2008-04-10 01:21:00
O governador André Puccinelli deu por encerradas as negociações com os servidores da Polícia Civil. Depois da reunião sem acordo na terça-feira, o Parque dos Poderes amanheceu ‘fechado’, com barreiras e todos os acessos à Governadoria, onde fica o gabinete do governador. A PM está de prontidão para reprimir manifestações.

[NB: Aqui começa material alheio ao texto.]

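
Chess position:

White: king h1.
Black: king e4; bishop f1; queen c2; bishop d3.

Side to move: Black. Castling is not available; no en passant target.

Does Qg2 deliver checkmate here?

yes

After Qg2: white king on h1; in check: yes, from the black queen on g2.
King squares — g1: attacked by Qg2; g2: attacked by Bf1; h2: attacked by Qg2.
White has no legal moves → checkmate.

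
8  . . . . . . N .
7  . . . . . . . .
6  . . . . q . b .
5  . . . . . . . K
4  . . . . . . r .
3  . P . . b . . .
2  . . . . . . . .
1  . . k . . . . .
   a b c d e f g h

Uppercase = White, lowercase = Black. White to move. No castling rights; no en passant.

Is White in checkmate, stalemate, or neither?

White to move; white king on h5.
In check: yes, from the black bishop on g6.
King squares — g4: attacked by Qe6; h4: attacked by Rg4; g5: attacked by Be3; g6: attacked by Rg4; h6: attacked by Be3.
Legal moves for White: none.
In check with no legal moves → checkmate.

checkmate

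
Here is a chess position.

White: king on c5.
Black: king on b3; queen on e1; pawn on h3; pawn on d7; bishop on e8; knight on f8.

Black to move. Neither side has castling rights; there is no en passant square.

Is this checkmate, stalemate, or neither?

neither

Black to move; black king on b3.
In check: no.
Legal moves for Black include: Nh7, Ng6, Ne6+, Bf7, Bg6, Bh5, Ka4, Kc3, Ka3, Kc2, Kb2, Ka2, Qe7+, Qe6, Qe5+, Qa5+, Qh4, Qe4, ... (list truncated; more exist).
Black has legal moves and is not in check → neither.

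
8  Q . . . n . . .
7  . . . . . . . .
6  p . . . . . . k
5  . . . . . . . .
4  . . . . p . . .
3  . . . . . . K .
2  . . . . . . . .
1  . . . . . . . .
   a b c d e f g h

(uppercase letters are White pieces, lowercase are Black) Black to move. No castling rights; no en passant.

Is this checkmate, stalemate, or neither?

Black to move; black king on h6.
In check: no.
Legal moves for Black: Ng7, Nc7, Nf6, Nd6, Kh7, Kg7, Kg6, Kh5, Kg5, a5, e3.
Black has 11 legal moves and is not in check → neither.

neither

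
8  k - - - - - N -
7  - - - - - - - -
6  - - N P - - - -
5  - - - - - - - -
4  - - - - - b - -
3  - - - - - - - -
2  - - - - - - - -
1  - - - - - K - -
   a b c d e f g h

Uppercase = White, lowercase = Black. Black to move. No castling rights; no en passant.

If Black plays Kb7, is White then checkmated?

After Kb7: white king on f1; in check: no.
White is not in check, so this cannot be checkmate.

no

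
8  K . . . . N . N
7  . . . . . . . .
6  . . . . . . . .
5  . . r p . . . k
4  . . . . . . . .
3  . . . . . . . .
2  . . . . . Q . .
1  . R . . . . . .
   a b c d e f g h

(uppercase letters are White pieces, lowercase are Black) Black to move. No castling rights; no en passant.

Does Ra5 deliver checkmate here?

no

After Ra5: white king on a8; in check: yes, from the black rook on a5.
White has 3 legal replies: Kb8, Kb7, Qa7.
In check but a legal move exists → not checkmate.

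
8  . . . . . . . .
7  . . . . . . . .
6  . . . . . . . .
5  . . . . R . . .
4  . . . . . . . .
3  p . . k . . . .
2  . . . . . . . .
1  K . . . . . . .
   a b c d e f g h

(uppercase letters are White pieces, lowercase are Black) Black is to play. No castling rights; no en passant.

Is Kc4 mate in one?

no

After Kc4: white king on a1; in check: no.
White is not in check, so this cannot be checkmate.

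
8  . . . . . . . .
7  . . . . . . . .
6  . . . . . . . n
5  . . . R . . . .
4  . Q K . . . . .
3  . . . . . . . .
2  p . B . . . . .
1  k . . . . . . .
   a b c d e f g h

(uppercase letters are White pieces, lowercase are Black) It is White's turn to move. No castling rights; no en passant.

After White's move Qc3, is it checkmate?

yes

After Qc3: black king on a1; in check: yes, from the white queen on c3.
King squares — b1: attacked by Bc2; a2: own pawn; b2: attacked by Qc3.
Black has no legal moves → checkmate.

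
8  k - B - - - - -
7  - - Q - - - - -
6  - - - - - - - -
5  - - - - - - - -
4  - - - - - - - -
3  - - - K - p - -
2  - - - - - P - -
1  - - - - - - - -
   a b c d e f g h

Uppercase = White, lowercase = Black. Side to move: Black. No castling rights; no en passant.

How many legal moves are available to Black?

0

Black to move; king on a8.
In check: no.
Legal moves: none.
Count: 0.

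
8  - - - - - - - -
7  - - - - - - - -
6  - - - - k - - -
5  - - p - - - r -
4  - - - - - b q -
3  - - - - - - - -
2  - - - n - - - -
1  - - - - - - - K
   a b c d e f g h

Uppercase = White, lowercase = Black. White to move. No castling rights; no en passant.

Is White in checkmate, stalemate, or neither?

White to move; white king on h1.
In check: no.
King squares — g1: attacked by Qg4; g2: attacked by Qg4; h2: attacked by Bf4.
Legal moves for White: none.
Not in check and no legal moves → stalemate.

stalemate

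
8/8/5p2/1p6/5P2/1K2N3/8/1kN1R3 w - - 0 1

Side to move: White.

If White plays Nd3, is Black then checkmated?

yes

After Nd3: black king on b1; in check: yes, from the white rook on e1.
King squares — a1: attacked by Re1; c1: attacked by Re1; a2: attacked by Kb3; b2: attacked by Kb3; c2: attacked by Kb3.
Black has no legal moves → checkmate.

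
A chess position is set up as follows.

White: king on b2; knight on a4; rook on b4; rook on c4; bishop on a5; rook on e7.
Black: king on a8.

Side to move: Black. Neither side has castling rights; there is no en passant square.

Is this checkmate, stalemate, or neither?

Black to move; black king on a8.
In check: no.
King squares — a7: attacked by Re7; b7: attacked by Rb4; b8: attacked by Rb4.
Legal moves for Black: none.
Not in check and no legal moves → stalemate.

stalemate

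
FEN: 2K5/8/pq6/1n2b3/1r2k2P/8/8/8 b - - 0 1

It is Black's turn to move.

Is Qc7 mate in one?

yes

After Qc7: white king on c8; in check: yes, from the black queen on c7.
King squares — b7: attacked by Qc7; c7: attacked by Nb5; d7: attacked by Qc7; b8: attacked by Qc7; d8: attacked by Qc7.
White has no legal moves → checkmate.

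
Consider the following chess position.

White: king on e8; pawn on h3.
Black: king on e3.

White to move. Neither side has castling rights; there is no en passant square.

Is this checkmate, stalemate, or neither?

White to move; white king on e8.
In check: no.
Legal moves for White: Kf8, Kd8, Kf7, Ke7, Kd7, h4.
White has 6 legal moves and is not in check → neither.

neither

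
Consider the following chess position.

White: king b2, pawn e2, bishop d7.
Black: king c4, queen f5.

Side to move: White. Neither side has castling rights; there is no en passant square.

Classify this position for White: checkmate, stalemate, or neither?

neither

White to move; white king on b2.
In check: no.
Legal moves for White: Be8, Bc8, Be6+, Bc6, Bxf5, Bb5+, Ba4, Ka3, Ka2, Kc1, Ka1, e3, e4.
White has 13 legal moves and is not in check → neither.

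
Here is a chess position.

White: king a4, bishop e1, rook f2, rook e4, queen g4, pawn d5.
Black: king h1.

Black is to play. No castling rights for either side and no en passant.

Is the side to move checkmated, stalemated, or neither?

Black to move; black king on h1.
In check: no.
King squares — g1: attacked by Qg4; g2: attacked by Rf2; h2: attacked by Rf2.
Legal moves for Black: none.
Not in check and no legal moves → stalemate.

stalemate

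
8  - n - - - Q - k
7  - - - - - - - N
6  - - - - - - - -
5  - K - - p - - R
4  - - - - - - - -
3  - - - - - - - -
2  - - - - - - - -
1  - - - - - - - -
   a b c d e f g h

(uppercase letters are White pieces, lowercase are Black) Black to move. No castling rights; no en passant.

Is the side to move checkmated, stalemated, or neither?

Black to move; black king on h8.
In check: yes, from the white queen on f8.
King squares — g7: attacked by Qf8; h7: attacked by Rh5; g8: attacked by Qf8.
Legal moves for Black: none.
In check with no legal moves → checkmate.

checkmate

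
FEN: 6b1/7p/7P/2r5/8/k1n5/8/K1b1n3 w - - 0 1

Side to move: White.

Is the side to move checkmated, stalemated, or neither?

stalemate

White to move; white king on a1.
In check: no.
King squares — b1: attacked by Nc3; a2: attacked by Ka3; b2: attacked by Bc1.
Legal moves for White: none.
Not in check and no legal moves → stalemate.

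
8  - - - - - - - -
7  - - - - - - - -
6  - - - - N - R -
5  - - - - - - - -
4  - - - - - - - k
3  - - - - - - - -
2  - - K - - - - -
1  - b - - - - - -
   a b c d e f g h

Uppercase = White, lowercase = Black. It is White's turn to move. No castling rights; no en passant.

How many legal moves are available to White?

White to move; king on c2.
In check: yes, from the black bishop on b1.
Legal moves: Kc3, Kb3, Kd2, Kb2, Kd1, Kc1, Kxb1.
Count: 7.

7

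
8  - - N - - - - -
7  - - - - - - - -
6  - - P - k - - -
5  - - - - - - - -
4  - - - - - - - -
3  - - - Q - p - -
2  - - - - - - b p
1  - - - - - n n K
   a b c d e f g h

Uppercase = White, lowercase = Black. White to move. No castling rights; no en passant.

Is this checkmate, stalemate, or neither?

checkmate

White to move; white king on h1.
In check: yes, from the black bishop on g2.
King squares — g1: attacked by Ph2; g2: attacked by Pf3; h2: attacked by Nf1.
Legal moves for White: none.
In check with no legal moves → checkmate.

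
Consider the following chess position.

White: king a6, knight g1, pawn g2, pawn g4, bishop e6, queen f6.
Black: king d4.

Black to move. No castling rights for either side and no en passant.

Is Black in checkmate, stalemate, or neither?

neither

Black to move; black king on d4.
In check: yes, from the white queen on f6.
Legal moves for Black: Kc5, Ke4, Ke3, Kd3.
Black is in check but has 4 legal moves → neither.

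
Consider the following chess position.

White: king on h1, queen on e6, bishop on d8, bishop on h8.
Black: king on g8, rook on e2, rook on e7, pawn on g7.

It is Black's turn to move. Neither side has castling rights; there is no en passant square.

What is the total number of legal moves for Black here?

6

Black to move; king on g8.
In check: yes, from the white queen on e6.
Legal moves: Kxh8, Kf8, Kh7, Rf7, R7xe6, R2xe6.
Count: 6.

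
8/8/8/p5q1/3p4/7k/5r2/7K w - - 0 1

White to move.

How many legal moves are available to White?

0

White to move; king on h1.
In check: no.
Legal moves: none.
Count: 0.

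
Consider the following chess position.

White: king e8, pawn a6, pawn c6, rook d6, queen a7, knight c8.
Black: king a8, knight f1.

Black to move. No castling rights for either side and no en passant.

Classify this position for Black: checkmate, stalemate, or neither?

checkmate

Black to move; black king on a8.
In check: yes, from the white queen on a7.
King squares — a7: attacked by Nc8; b7: attacked by Pa6; b8: attacked by Qa7.
Legal moves for Black: none.
In check with no legal moves → checkmate.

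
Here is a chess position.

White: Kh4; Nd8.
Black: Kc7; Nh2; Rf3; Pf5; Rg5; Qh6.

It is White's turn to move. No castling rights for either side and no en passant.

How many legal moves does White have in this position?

White to move; king on h4.
In check: yes, from the black queen on h6.
Legal moves: none.
Count: 0.

0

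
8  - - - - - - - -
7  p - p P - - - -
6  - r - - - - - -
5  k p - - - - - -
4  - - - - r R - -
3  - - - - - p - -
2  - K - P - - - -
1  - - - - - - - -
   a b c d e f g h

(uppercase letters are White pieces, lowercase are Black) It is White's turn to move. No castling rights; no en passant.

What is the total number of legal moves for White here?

White to move; king on b2.
In check: no.
Legal moves: Rf8, Rf7, Rf6, Rf5, Rh4, Rg4, Rxe4, Rxf3, Kc3, Kb3, Ka3, Kc2, Ka2, Kc1, Kb1, Ka1, d8=Q, d8=R, d8=B, d8=N, d3, d4.
Count: 22.

22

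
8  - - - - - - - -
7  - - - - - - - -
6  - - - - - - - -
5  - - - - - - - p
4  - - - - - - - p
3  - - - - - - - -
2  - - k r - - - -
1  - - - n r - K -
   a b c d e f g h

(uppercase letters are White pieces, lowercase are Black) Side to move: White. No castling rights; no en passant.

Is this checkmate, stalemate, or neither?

checkmate

White to move; white king on g1.
In check: yes, from the black rook on e1.
King squares — f1: attacked by Re1; h1: attacked by Re1; f2: attacked by Nd1; g2: attacked by Rd2; h2: attacked by Rd2.
Legal moves for White: none.
In check with no legal moves → checkmate.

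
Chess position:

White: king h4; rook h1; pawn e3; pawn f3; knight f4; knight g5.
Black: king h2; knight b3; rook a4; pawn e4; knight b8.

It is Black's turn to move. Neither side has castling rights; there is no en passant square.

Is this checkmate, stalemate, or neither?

neither

Black to move; black king on h2.
In check: yes, from the white rook on h1.
King squares — g1: attacked by Rh1; h1: available; g2: attacked by Nf4; g3: attacked by Kh4; h3: attacked by Rh1.
Legal moves for Black: Kxh1.
Black is in check but has 1 legal move → neither.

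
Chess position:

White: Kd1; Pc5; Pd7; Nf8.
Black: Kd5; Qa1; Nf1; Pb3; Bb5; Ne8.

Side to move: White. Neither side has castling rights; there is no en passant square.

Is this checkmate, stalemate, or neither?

White to move; white king on d1.
In check: yes, from the black queen on a1.
King squares — c1: attacked by Qa1; e1: attacked by Qa1; c2: attacked by Pb3; d2: attacked by Nf1; e2: attacked by Bb5.
Legal moves for White: none.
In check with no legal moves → checkmate.

checkmate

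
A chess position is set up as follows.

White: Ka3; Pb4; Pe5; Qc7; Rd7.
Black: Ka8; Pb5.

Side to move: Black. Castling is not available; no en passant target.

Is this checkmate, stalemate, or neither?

Black to move; black king on a8.
In check: no.
King squares — a7: attacked by Qc7; b7: attacked by Qc7; b8: attacked by Qc7.
Legal moves for Black: none.
Not in check and no legal moves → stalemate.

stalemate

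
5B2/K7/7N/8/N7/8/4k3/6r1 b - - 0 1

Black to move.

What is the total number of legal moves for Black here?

22

Black to move; king on e2.
In check: no.
Legal moves: Kf3, Ke3, Kd3, Kf2, Kd2, Kf1, Ke1, Kd1, Rg8, Rg7+, Rg6, Rg5, Rg4, Rg3, Rg2, Rh1, Rf1, Re1, Rd1, Rc1, Rb1, Ra1.
Count: 22.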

Segundo o governador, não há como dar aos policiais civis aumento superior a 7,8%. A categoria quer 28% e estaria disposta a aceitar até 20, no mínimo.
Puccinelli atribuiu ao secretário de Justiça e Segurança Pública, Wantuir Jacini, a decisão de colocar policiamento ostensivo no Parque dos Poderes, mas o secretário alegou que a presença dos PMs era apenas um exercício de rotina, treinamento da tropa.
Segundo a assessoria do governador, as negociações com os servidores sobre a questão salarial “estão encerradas”, pois todas as categorias já sabem os valores. “Não há necessidade de esticar a discussão”. André Puccinelli já ameaçou cortar ponto, bloquear salários e não repassar abono aos servidores que decidirem apelar para a greve.
O aparato policial deslocado para o Parque dos Poderes teria sido parte de um treinamento de rotina”, segundo Wantuir Jacini, que logo depois foi desmentido pelo governador, que viu a medida como preventiva, para ‘evitar excessos’. Foram deslocados 60 policiais. O governador reconheceu que o servidor tem o direito à manifestação e afirmou que a presença da polícia era para preservar o patrimônio público, para que manifestantes “não se excedessem nem quebrassem o patrimônio”. Mas a ordem de ‘fechar’ o Parque, insistiu, não partiu do governador.
O governador disse que o Estado não pode bancar aumento superior a 7,79%. Os policias pedem aumento de 28%. Por causa do impasse, o Sinpol mantém indicativo de greve para a semana que vem.
Já nesta quinta-feira, os policiais programam uma panfletagem nas principais cidades do Estado, explicando as reivindicações da categoria e em Campo Grande, na praça Ary Coelho. Mas só os aposentados e policiais de folga vão participar porque o governo já avisou que cortará ponto em caso de falta. Na sexta, a categoria promete deflagrar operação-tartaruga.